As terrorism attacks have continued in various forms from 2009 to the present time, these relationships have provided a safe space for the work CFM needed to step into – setting up crisis care homes for children and Mara’s house, which was established for women. CFM is located on the edge of the trouble zone, with military presence reminding one of the realities of the context, while the actual location lives up to its name — Wurin Alheri – Place of Kindness.
We were invited to come and train their staff, using our tool, the Celebrating Children Workshop (CCW). Their staff, due to the crisis nature of their work, were not prepared for the reality of working with traumatized women and children. Our team consisted of three Senegalese men, and six ladies from the US, Switzerland, Germany, Kenya, South Africa, and Tanzania. Our participants were those who worked in the crisis care homes, those who worked with the women in Mara’s house, teachers in the school they run with over 900 children, missionaries who serve at some of the 500 mission stations across the Sahel nations and those who train the missionaries and visit them.
This CCW training was unique due to the level of trauma evidenced in the location, region, and participants. And yet the responses from the participants have been so encouraging. People are incredibly resilient and the kind of training we offer is life to people, a moment of sanity and understanding of why traumatized children do what they do. It is also the embracing of some practices to help stabilize the families and start a journey of healing. This was a time of breathing, laughter, crying, and singing. The most beautiful harmonies filled the room as we started each day and after each tea and lunch break.
The commitment of these participants to follow Jesus and serve their communities, to love their neighbors well, to refuse stereotypes of who the enemy is, and to continue to reach out and learn, was humbling for us.
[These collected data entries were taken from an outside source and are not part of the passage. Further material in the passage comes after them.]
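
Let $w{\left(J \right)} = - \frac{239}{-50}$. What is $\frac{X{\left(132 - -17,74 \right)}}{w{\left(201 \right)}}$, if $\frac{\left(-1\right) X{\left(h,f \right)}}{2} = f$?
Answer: $- \frac{7400}{239} \approx -30.962$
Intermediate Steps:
$w{\left(J \right)} = \frac{239}{50}$ ($w{\left(J \right)} = \left(-239\right) \left(- \frac{1}{50}\right) = \frac{239}{50}$)
$X{\left(h,f \right)} = - 2 f$
$\frac{X{\left(132 - -17,74 \right)}}{w{\left(201 \right)}} = \frac{\left(-2\right) 74}{\frac{239}{50}} = \left(-148\right) \frac{50}{239} = - \frac{7400}{239}$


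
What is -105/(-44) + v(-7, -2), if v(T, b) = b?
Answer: 17/44 ≈ 0.38636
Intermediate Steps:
-105/(-44) + v(-7, -2) = -105/(-44) - 2 = -1/44*(-105) - 2 = 105/44 - 2 = 17/44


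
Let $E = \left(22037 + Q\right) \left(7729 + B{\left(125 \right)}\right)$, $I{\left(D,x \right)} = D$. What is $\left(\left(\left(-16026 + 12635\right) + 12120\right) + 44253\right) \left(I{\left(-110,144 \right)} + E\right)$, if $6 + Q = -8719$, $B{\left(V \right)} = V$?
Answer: $5539391971916$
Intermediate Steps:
$Q = -8725$ ($Q = -6 - 8719 = -8725$)
$E = 104552448$ ($E = \left(22037 - 8725\right) \left(7729 + 125\right) = 13312 \cdot 7854 = 104552448$)
$\left(\left(\left(-16026 + 12635\right) + 12120\right) + 44253\right) \left(I{\left(-110,144 \right)} + E\right) = \left(\left(\left(-16026 + 12635\right) + 12120\right) + 44253\right) \left(-110 + 104552448\right) = \left(\left(-3391 + 12120\right) + 44253\right) 104552338 = \left(8729 + 44253\right) 104552338 = 52982 \cdot 104552338 = 5539391971916$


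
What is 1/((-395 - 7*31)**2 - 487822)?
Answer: -1/113278 ≈ -8.8278e-6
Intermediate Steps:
1/((-395 - 7*31)**2 - 487822) = 1/((-395 - 217)**2 - 487822) = 1/((-612)**2 - 487822) = 1/(374544 - 487822) = 1/(-113278) = -1/113278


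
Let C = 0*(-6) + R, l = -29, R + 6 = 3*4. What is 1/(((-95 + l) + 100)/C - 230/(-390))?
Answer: -39/133 ≈ -0.29323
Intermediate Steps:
R = 6 (R = -6 + 3*4 = -6 + 12 = 6)
C = 6 (C = 0*(-6) + 6 = 0 + 6 = 6)
1/(((-95 + l) + 100)/C - 230/(-390)) = 1/(((-95 - 29) + 100)/6 - 230/(-390)) = 1/((-124 + 100)*(⅙) - 230*(-1/390)) = 1/(-24*⅙ + 23/39) = 1/(-4 + 23/39) = 1/(-133/39) = -39/133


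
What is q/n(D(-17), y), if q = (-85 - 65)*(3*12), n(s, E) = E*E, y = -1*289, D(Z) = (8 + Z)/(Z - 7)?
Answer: -5400/83521 ≈ -0.064654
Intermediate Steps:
D(Z) = (8 + Z)/(-7 + Z)
y = -289
n(s, E) = E**2
q = -5400 (q = -150*36 = -5400)
q/n(D(-17), y) = -5400/((-289)**2) = -5400/83521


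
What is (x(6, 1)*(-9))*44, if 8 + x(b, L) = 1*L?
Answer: 2772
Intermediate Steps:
x(b, L) = -8 + L (x(b, L) = -8 + 1*L = -8 + L)
(x(6, 1)*(-9))*44 = ((-8 + 1)*(-9))*44 = -7*(-9)*44 = 63*44 = 2772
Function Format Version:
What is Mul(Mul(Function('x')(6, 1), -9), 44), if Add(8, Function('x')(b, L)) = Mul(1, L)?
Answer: 2772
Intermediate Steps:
Function('x')(b, L) = Add(-8, L) (Function('x')(b, L) = Add(-8, Mul(1, L)) = Add(-8, L))
Mul(Mul(Function('x')(6, 1), -9), 44) = Mul(Mul(Add(-8, 1), -9), 44) = Mul(Mul(-7, -9), 44) = Mul(63, 44) = 2772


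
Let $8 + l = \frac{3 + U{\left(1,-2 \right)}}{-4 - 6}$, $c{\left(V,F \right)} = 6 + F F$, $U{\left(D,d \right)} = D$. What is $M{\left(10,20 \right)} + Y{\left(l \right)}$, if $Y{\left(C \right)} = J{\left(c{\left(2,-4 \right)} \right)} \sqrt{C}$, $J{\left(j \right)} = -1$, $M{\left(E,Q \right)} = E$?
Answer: $10 - \frac{i \sqrt{210}}{5} \approx 10.0 - 2.8983 i$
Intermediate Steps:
$c{\left(V,F \right)} = 6 + F^{2}$
$l = - \frac{42}{5}$ ($l = -8 + \frac{3 + 1}{-4 - 6} = -8 + \frac{4}{-10} = -8 + 4 \left(- \frac{1}{10}\right) = -8 - \frac{2}{5} = - \frac{42}{5} \approx -8.4$)
$Y{\left(C \right)} = - \sqrt{C}$
$M{\left(10,20 \right)} + Y{\left(l \right)} = 10 - \sqrt{- \frac{42}{5}} = 10 - \frac{i \sqrt{210}}{5}$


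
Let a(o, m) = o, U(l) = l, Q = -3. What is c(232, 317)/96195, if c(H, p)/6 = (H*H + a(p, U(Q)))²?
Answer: 5862495762/32065 ≈ 1.8283e+5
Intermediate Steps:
c(H, p) = 6*(p + H²)² (c(H, p) = 6*(H*H + p)² = 6*(H² + p)² = 6*(p + H²)²)
c(232, 317)/96195 = (6*(317 + 232²)²)/96195 = (6*(317 + 53824)²)*(1/96195) = (6*54141²)*(1/96195) = (6*2931247881)*(1/96195) = 17587487286*(1/96195) = 5862495762/32065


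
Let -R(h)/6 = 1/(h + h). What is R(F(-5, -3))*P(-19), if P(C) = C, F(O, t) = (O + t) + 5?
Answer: -19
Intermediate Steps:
F(O, t) = 5 + O + t
R(h) = -3/h (R(h) = -6/(h + h) = -6*1/(2*h) = -3/h)
R(F(-5, -3))*P(-19) = -3/(5 - 5 - 3)*(-19) = -3/(-3)*(-19) = -3*(-1/3)*(-19) = 1*(-19) = -19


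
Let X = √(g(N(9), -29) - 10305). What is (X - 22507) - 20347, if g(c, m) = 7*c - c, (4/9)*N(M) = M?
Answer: -42854 + 3*I*√4526/2 ≈ -42854.0 + 100.91*I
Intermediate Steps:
N(M) = 9*M/4
g(c, m) = 6*c
X = 3*I*√4526/2 (X = √(6*((9/4)*9) - 10305) = √(6*(81/4) - 10305) = √(243/2 - 10305) = √(-20367/2) = 3*I*√4526/2 ≈ 100.91*I)
(X - 22507) - 20347 = (3*I*√4526/2 - 22507) - 20347 = (-22507 + 3*I*√4526/2) - 20347 = -42854 + 3*I*√4526/2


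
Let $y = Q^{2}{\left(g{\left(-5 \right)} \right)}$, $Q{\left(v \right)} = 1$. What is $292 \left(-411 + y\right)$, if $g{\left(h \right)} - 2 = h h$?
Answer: $-119720$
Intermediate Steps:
$g{\left(h \right)} = 2 + h^{2}$ ($g{\left(h \right)} = 2 + h h = 2 + h^{2}$)
$y = 1$ ($y = 1^{2} = 1$)
$292 \left(-411 + y\right) = 292 \left(-411 + 1\right) = 292 \left(-410\right) = -119720$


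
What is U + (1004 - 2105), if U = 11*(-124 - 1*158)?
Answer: -4203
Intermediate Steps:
U = -3102 (U = 11*(-124 - 158) = 11*(-282) = -3102)
U + (1004 - 2105) = -3102 + (1004 - 2105) = -3102 - 1101 = -4203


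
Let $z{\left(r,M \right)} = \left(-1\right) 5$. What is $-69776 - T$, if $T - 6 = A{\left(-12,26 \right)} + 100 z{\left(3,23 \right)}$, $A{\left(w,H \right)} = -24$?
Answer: $-69258$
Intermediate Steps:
$z{\left(r,M \right)} = -5$
$T = -518$ ($T = 6 + \left(-24 + 100 \left(-5\right)\right) = 6 - 524 = -518$)
$-69776 - T = -69776 - -518 = -69776 + 518 = -69258$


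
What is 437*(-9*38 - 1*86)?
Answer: -187036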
Their humility in learning a skill or good practice shocked us. After learning about the brain and how to listen to children, they are quick to change. But not just to think – “Oh, gotta fix that” – the next day we would hear how they had called their children together, apologized for their behavior, and committed to parenting differently.
On every level, this trip was the most strenuous we have ever done. We find ourselves still trying to process what we saw and what we heard. Yet, we plan to return in June for the second part of the training, based on securing funding for the trip. These are the people we are privileged to serve. They serve the most vulnerable in hard places, against all odds. Our strain in the weeks spent there is their ongoing reality. May God continue to give them grace in their work and keep the reality of the suffering of the vulnerable in war and conflict zones around the world on our minds and in our hearts.